Köktürk Kağanlığı Sikkeleri

Geçen haftaki yazımda, Doğan Koloğlu’nun “Tamga, Pençe, Tuğra, İmza” adlı kitabından söz etmiş, bu değerli eserin önemli bir kusuru da içerdiğine işaret etmiştim. Bu kusur, Türklerin, Orta Asya’da, göçebe olmaları sebebiyle “para üretme teknikleri” olmadığı iddiasıydı. Bu doğru değildi, yakın zamanda Göktürk Sikkeleri bulunmuştu ve bu buluntu, tarihin seyrini değiştirecek nitelikteydi.
Yazımı okuyan, TİKA’nın değerli araştırmacılarından Turan Can, önce e-posta ile bana ulaştı, Göktürk sikkelerine değinen yazımdan dolayı teşekkür etti. Bununla da yetinmedi, TİKA tarafından 2007 yılında yayımlanan “Köktürk Kağanlığı Sikkeleri Kataloğu” adlı son derece önemli eseri (ve başka değerli kitap ve dergileri) Ankara’dan adresime kargo ile yolladı.
Böylesine duyarlı, özverili, atak ve Türklük sevdasıyla dolu insanlara rastlamak ne güzel... Morali düzeliyor, gücüne güveniyor, yarınlarından emin oluyor insan.
Turan Bey’e olan bu borcumu böylece yerine getirmiş olayım ve esere döneyim.
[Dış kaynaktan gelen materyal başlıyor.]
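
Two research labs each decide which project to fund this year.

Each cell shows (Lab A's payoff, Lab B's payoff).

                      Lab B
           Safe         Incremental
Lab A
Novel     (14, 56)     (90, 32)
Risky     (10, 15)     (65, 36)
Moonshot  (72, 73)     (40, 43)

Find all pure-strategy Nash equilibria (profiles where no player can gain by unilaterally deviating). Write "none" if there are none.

Pure NE: (Moonshot, Safe)

For each strategy profile, look for a profitable unilateral deviation.
(Novel, Safe): Lab A can switch to Moonshot (14 → 72). Not NE.
(Novel, Incremental): Lab B can switch to Safe (32 → 56). Not NE.
(Risky, Safe): Lab A can switch to Novel (10 → 14). Not NE.
(Risky, Incremental): Lab A can switch to Novel (65 → 90). Not NE.
(Moonshot, Safe): Lab A gets 72, best alternative 14; Lab B gets 73, best alternative 43. No profitable deviation — NE.
(Moonshot, Incremental): Lab A can switch to Novel (40 → 90). Not NE.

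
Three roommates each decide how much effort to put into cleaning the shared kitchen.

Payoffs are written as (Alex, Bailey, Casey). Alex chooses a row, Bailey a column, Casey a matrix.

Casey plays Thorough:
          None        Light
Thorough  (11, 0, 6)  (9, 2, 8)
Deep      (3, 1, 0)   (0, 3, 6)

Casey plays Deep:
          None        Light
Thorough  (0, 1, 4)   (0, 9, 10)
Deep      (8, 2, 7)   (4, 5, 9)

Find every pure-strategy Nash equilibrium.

The unique pure-strategy Nash equilibrium is (Deep, Light, Deep).

Alex against (None, Thorough): payoffs 11, 3 → best response Thorough.
Alex against (None, Deep): payoffs 0, 8 → best response Deep.
Alex against (Light, Thorough): payoffs 9, 0 → best response Thorough.
Alex against (Light, Deep): payoffs 0, 4 → best response Deep.
Bailey against (Thorough, Thorough): payoffs 0, 2 → best response Light.
Bailey against (Thorough, Deep): payoffs 1, 9 → best response Light.
Bailey against (Deep, Thorough): payoffs 1, 3 → best response Light.
Bailey against (Deep, Deep): payoffs 2, 5 → best response Light.
Casey against (Thorough, None): payoffs 6, 4 → best response Thorough.
Casey against (Thorough, Light): payoffs 8, 10 → best response Deep.
Casey against (Deep, None): payoffs 0, 7 → best response Deep.
Casey against (Deep, Light): payoffs 6, 9 → best response Deep.
Mutual best responses: (Deep, Light, Deep).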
Kitabın yazarı Özbekistanlı Dr. Gaybullah Babayar’a “Göktürklerin sikke bastırdığını kanıtlayan ilk bilim adamı” desek, doğru demiş oluruz. Bu eseri yazması konusunda TİKA Taşkent Program Koordinatörü Faruk Uysal tarafından yapılan teklifi olumlu karşılayarak çalışmaya başlamış. İlk altı ay içinde 1000’e yakın sikkenin fotoğrafını çekmiş. Sonraki aşamada ise elli sayfalık bir tarihçe kaleme almış.
Bu kitapta 300’e yakın sikke fotoğrafı ve bunlar hakkında Türkçe-İngilizce bilgiler bulunuyor. Kitabın bölümleri şöyle: Soğdça ve Türk-Runik Yazılı Köktürk Sikkeleri; Fergana Vadisi Sikkeleri, Soğd Bölgesi Türk-Soğd Asıllı Sülale Sikkeleri; Pencikent, Nahşep, Buhara Vahası, Toharistan, Çağaniyan, Termiz, Kubanian, Vahş Bölgeleri Sikkeleri ile Kabil, Siestan ve Zabulistan Sikkeleri.
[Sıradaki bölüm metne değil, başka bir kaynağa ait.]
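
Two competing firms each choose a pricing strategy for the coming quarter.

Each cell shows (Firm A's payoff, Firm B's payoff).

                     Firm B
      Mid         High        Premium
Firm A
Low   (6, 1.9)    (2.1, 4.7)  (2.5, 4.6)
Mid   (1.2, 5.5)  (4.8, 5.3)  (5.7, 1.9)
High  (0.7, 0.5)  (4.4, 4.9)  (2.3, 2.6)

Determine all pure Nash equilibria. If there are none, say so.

none

(Low, Mid): Firm B can switch to High (1.9 → 4.7). Not NE.
(Low, High): Firm A can switch to Mid (2.1 → 4.8). Not NE.
(Low, Premium): Firm A can switch to Mid (2.5 → 5.7). Not NE.
(Mid, Mid): Firm A can switch to Low (1.2 → 6). Not NE.
(Mid, High): Firm B can switch to Mid (5.3 → 5.5). Not NE.
(Mid, Premium): Firm B can switch to Mid (1.9 → 5.5). Not NE.
(High, Mid): Firm A can switch to Low (0.7 → 6). Not NE.
(High, High): Firm A can switch to Mid (4.4 → 4.8). Not NE.
(High, Premium): Firm A can switch to Low (2.3 → 2.5). Not NE.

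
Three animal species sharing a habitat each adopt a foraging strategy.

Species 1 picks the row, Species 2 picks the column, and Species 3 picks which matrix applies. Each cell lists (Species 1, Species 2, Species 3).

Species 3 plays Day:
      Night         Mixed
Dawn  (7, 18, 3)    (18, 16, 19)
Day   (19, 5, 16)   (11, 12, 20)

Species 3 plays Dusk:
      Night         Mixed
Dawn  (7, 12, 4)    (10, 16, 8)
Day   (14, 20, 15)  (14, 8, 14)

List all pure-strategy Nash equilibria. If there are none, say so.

This game has no pure Nash equilibrium.

(Dawn, Night, Day): Species 1 can switch to Day (7 → 19). Not NE.
(Dawn, Night, Dusk): Species 1 can switch to Day (7 → 14). Not NE.
(Dawn, Mixed, Day): Species 2 can switch to Night (16 → 18). Not NE.
(Dawn, Mixed, Dusk): Species 1 can switch to Day (10 → 14). Not NE.
(Day, Night, Day): Species 2 can switch to Mixed (5 → 12). Not NE.
(Day, Night, Dusk): Species 3 can switch to Day (15 → 16). Not NE.
(Day, Mixed, Day): Species 1 can switch to Dawn (11 → 18). Not NE.
(Day, Mixed, Dusk): Species 2 can switch to Night (8 → 20). Not NE.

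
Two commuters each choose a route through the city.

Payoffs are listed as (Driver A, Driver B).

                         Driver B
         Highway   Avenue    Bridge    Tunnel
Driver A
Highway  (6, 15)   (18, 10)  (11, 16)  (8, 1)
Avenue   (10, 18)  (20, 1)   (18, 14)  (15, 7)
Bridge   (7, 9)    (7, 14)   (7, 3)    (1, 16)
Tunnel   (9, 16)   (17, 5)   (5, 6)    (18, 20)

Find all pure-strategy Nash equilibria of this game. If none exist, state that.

Driver A against Highway: payoffs 6, 10, 7, 9 → best response Avenue.
Driver A against Avenue: payoffs 18, 20, 7, 17 → best response Avenue.
Driver A against Bridge: payoffs 11, 18, 7, 5 → best response Avenue.
Driver A against Tunnel: payoffs 8, 15, 1, 18 → best response Tunnel.
Driver B against Highway: payoffs 15, 10, 16, 1 → best response Bridge.
Driver B against Avenue: payoffs 18, 1, 14, 7 → best response Highway.
Driver B against Bridge: payoffs 9, 14, 3, 16 → best response Tunnel.
Driver B against Tunnel: payoffs 16, 5, 6, 20 → best response Tunnel.
Mutual best responses: (Avenue, Highway); (Tunnel, Tunnel).

Pure-strategy Nash equilibria: (Avenue, Highway), (Tunnel, Tunnel)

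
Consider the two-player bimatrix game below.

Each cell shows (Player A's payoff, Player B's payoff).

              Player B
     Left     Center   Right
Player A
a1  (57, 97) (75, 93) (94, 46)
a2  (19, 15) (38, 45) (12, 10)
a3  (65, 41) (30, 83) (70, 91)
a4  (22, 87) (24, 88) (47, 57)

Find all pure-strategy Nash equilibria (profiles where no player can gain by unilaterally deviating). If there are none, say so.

Player A against Left: payoffs 57, 19, 65, 22 → best response a3.
Player A against Center: payoffs 75, 38, 30, 24 → best response a1.
Player A against Right: payoffs 94, 12, 70, 47 → best response a1.
Player B against a1: payoffs 97, 93, 46 → best response Left.
Player B against a2: payoffs 15, 45, 10 → best response Center.
Player B against a3: payoffs 41, 83, 91 → best response Right.
Player B against a4: payoffs 87, 88, 57 → best response Center.
No profile is a mutual best response for all players.

This game has no pure Nash equilibrium.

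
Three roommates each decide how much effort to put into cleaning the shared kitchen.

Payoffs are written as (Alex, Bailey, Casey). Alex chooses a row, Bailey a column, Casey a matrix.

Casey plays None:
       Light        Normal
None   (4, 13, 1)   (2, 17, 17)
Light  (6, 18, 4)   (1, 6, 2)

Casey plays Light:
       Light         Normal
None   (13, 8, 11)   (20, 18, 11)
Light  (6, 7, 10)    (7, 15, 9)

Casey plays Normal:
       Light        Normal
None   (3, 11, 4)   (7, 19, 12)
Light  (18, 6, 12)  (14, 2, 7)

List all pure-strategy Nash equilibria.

Alex against (Light, None): payoffs 4, 6 → best response Light.
Alex against (Light, Light): payoffs 13, 6 → best response None.
Alex against (Light, Normal): payoffs 3, 18 → best response Light.
Alex against (Normal, None): payoffs 2, 1 → best response None.
Alex against (Normal, Light): payoffs 20, 7 → best response None.
Alex against (Normal, Normal): payoffs 7, 14 → best response Light.
Bailey against (None, None): payoffs 13, 17 → best response Normal.
Bailey against (None, Light): payoffs 8, 18 → best response Normal.
Bailey against (None, Normal): payoffs 11, 19 → best response Normal.
Bailey against (Light, None): payoffs 18, 6 → best response Light.
Bailey against (Light, Light): payoffs 7, 15 → best response Normal.
Bailey against (Light, Normal): payoffs 6, 2 → best response Light.
Casey against (None, Light): payoffs 1, 11, 4 → best response Light.
Casey against (None, Normal): payoffs 17, 11, 12 → best response None.
Casey against (Light, Light): payoffs 4, 10, 12 → best response Normal.
Casey against (Light, Normal): payoffs 2, 9, 7 → best response Light.
Mutual best responses: (None, Normal, None); (Light, Light, Normal).

Pure-strategy Nash equilibria: (None, Normal, None), (Light, Light, Normal)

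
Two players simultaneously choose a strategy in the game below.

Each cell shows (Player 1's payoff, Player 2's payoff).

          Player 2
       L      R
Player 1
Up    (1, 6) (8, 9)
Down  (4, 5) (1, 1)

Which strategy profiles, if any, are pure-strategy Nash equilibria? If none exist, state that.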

Sikkelerin üstünde neler var neler, onları da paylaşayım. At ve üstünde ay-yıldız olan sikkeler, at’ın ve ay-yıldızın Türklükle ne denli özdeş olduğunu gösteriyor. Kağan ve hatunun yan yana resimlerinin olduğu sikkeler, Türklerde kadına verilen önemi kanıtlıyor şeksiz şüphesiz. Kılık kıyafetler, yüz, göz ve saç şekilleri, atalarımızı bugüne getiriyor adeta.
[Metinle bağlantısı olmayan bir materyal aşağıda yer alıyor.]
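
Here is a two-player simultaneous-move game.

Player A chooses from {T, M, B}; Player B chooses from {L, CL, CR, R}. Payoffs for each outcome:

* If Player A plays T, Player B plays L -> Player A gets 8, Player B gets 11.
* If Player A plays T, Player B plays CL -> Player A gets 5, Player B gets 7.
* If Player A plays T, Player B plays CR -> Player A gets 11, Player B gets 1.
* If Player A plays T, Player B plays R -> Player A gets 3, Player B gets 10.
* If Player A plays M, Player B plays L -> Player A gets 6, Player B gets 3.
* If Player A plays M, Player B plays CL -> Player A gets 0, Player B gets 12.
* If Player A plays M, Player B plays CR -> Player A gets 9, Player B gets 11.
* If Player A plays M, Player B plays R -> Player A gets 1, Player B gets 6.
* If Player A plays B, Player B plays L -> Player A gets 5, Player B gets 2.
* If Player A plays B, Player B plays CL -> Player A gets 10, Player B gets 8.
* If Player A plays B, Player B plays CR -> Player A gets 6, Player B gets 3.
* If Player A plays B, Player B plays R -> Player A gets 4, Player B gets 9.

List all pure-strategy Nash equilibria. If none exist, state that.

(T, L): Player A gets 8, best alternative 6; Player B gets 11, best alternative 10. No profitable deviation — NE.
(T, CL): Player A can switch to B (5 → 10). Not NE.
(T, CR): Player B can switch to L (1 → 11). Not NE.
(T, R): Player A can switch to B (3 → 4). Not NE.
(M, L): Player A can switch to T (6 → 8). Not NE.
(M, CL): Player A can switch to T (0 → 5). Not NE.
(M, CR): Player A can switch to T (9 → 11). Not NE.
(M, R): Player A can switch to T (1 → 3). Not NE.
(B, L): Player A can switch to T (5 → 8). Not NE.
(B, CL): Player B can switch to R (8 → 9). Not NE.
(B, CR): Player A can switch to T (6 → 11). Not NE.
(B, R): Player A gets 4, best alternative 3; Player B gets 9, best alternative 8. No profitable deviation — NE.

The pure Nash equilibria are (T, L) and (B, R).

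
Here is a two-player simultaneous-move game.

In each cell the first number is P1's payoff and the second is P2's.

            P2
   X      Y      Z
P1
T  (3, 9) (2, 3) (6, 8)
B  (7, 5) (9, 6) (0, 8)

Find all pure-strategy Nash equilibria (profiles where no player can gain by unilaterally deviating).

This game has no pure Nash equilibrium.

(T, X): P1 can switch to B (3 → 7). Not NE.
(T, Y): P1 can switch to B (2 → 9). Not NE.
(T, Z): P2 can switch to X (8 → 9). Not NE.
(B, X): P2 can switch to Y (5 → 6). Not NE.
(B, Y): P2 can switch to Z (6 → 8). Not NE.
(B, Z): P1 can switch to T (0 → 6). Not NE.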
250 sayfalık, kuşe kâğıda renkli nefis baskılı olarak yayına hazırlanan bu eser, her Türk’ün kütüphanesinde olmalıdır.

Savaşçı Amazonlar

Amerikalı arkeolog Jeannine Davis Kimball’ın abartılı biçimde övgü alan bir kitabı. İleri Yayınları’nca yayımlanan bu kitapta ben bir olağanüstülük göremedim. Özel ve özgün bilgiler yok değil, ancak çelişkiler, bilgi tutmazlıkları ve yanlış bilgiler de çok. Bunlardan örnekler vereyim, söz gelimi Uygurların Avrupalı ve Moğol ırkların karışımı bir halk olduğunu ve Türkçe’nin bir şivesini konuştuğunu öne sürüyor. Doğu Türkistan deyimini hiç kullanmıyor, sürekli olarak Sincan diyor. İskit ve Sakalar’ı ise öyle bir anlatıyor ki sanki bunlar ayrı ırklardır.
Doğru ve yararlı bulduğum bilgilerse şöyle: Sakalar’da Kurultay geleneği vardı, ölen Kağan’ın yerine, seçim yapılana dek, eşleri vekalet ederdi, Tomris gibi kadın hükümdarlar da vardı. Savaşçı Amazon kadınların mezarları bugünkü Kazakistan’da.
Bu kitabın Prof. Dr. İlhami Durmuş’un “İskitler” adlı kitabıyla karşılaştırmalı olarak okunmasını tavsiye etmekteyim.